I’ve ultimately decided to pack enough shirts and underwear for 10 days. A couple of hoodies and pants for the mountains, and enough shorts to rotate through the hot days. That means I’ll have to do laundry twice, which should be totally doable on a trip of this length. I can also wash sheets and towels and keep things fresh that way.

 

I’ve invested a lot of time and money into this trip already, trying to prepare for the unknowns.  I bought a couple of pack towels from REI that are quick dry (after a recent camping trip with thick cotton towels this was a huge necessity!) I’ve also decided to take my bike in the hopes I will ride it as much as possible (I have my sights set on an 8 mile ride (each way) at the Grand Canyon to Hermit’s Rest.  I’m not sure how much I’ll use it in the Rockies, but it will be nice to have.

 

Tomorrow I’m going to take everything out of my galley and storage box on my camper and re-evaluate what I really need to take.  Now that I have a Foxwing, I don’t need to take an EZ Up, but I am taking a screen room and rain fly for those pesky mosquitos I may find in Alberta and Montana.
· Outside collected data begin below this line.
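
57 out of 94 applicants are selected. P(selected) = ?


P = 57/94 = 0.6064

P = 0.6064


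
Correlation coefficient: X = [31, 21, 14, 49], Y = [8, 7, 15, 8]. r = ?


Mean X = 28.7500, Mean Y = 9.5000
SD X = 13.160072, SD Y = 3.201562
Cov = -23.875000
r = -23.875000/(13.160072*3.201562) = -0.5667

r = -0.5667


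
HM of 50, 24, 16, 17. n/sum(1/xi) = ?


Sum of reciprocals = 1/50 + 1/24 + 1/16 + 1/17 = 0.182990
HM = 4/0.182990 = 21.8591

HM = 21.8591


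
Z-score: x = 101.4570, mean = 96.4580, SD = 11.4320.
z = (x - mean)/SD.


z = (101.4570 - 96.4580)/11.4320
= 4.9990/11.4320
= 0.4373

z = 0.4373


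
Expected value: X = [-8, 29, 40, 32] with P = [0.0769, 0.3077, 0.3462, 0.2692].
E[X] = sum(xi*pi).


E[X] = -8*0.0769 + 29*0.3077 + 40*0.3462 + 32*0.2692
= -0.6152 + 8.9233 + 13.8480 + 8.6144
= 30.7705

E[X] = 30.7705


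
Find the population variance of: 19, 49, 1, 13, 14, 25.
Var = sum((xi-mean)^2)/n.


Mean = 20.1667
Squared deviations: 1.3611, 831.3611, 367.3611, 51.3611, 38.0278, 23.3611
Sum = 1312.8333
Variance = 1312.8333/6 = 218.8056

Variance = 218.8056


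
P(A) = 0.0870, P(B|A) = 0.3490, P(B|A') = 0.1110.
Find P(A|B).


P(B) = P(B|A)*P(A) + P(B|A')*P(A')
= 0.3490*0.0870 + 0.1110*0.9130
= 0.030363 + 0.101343 = 0.131706
P(A|B) = 0.030363/0.131706 = 0.2305

P(A|B) = 0.2305


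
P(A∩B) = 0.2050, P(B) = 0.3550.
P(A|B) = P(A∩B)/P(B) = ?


P(A|B) = 0.2050/0.3550 = 0.5775

P(A|B) = 0.5775


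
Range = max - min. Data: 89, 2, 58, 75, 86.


Max = 89, Min = 2
Range = 89 - 2 = 87

Range = 87


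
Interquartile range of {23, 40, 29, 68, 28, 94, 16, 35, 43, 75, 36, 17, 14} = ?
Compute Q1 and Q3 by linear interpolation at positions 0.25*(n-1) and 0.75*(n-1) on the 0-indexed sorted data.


Sorted: 14, 16, 17, 23, 28, 29, 35, 36, 40, 43, 68, 75, 94
Q1 (25th %ile) = 23.0000
Q3 (75th %ile) = 43.0000
IQR = 43.0000 - 23.0000 = 20.0000

IQR = 20.0000


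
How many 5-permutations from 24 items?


P(24,5) = 24!/19!
= 620448401733239439360000/121645100408832000
= 5100480

P(24,5) = 5100480


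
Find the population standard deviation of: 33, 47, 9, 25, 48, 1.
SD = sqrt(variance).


Mean = 27.1667
Variance = 313.4722
SD = sqrt(313.4722) = 17.7051

SD = 17.7051


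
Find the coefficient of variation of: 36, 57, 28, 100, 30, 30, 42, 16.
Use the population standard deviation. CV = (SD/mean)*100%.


Mean = 42.3750
SD = 24.4537
CV = (24.4537/42.3750)*100 = 57.7079%

CV = 57.7079%


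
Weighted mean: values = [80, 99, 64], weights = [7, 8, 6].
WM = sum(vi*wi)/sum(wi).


Numerator = 80*7 + 99*8 + 64*6 = 1736
Denominator = 7 + 8 + 6 = 21
WM = 1736/21 = 82.6667

WM = 82.6667


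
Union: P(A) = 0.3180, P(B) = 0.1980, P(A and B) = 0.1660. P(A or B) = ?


P(A∪B) = 0.3180 + 0.1980 - 0.1660
= 0.5160 - 0.1660
= 0.3500

P(A∪B) = 0.3500


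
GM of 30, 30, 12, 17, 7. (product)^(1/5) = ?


Product = 30 × 30 × 12 × 17 × 7 = 1285200
GM = 1285200^(1/5) = 16.6646

GM = 16.6646


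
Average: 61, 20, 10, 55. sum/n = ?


Sum = 61 + 20 + 10 + 55 = 146
n = 4
Mean = 146/4 = 36.5000

Mean = 36.5000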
I’m leaving the dutch oven at home because I’m still intimidated by cooking in it, and it’s heavy and bulky to carry around for five weeks.

 

This trip is the reason I bought a teardrop. I had always dreamed of a cross country roadtrip, and two years ago is when I ordered my TC Teardrop, and finally, after lots of planning and saving the dream is coming to fruition!  6000 miles in 32 days. It’s going to be amazing!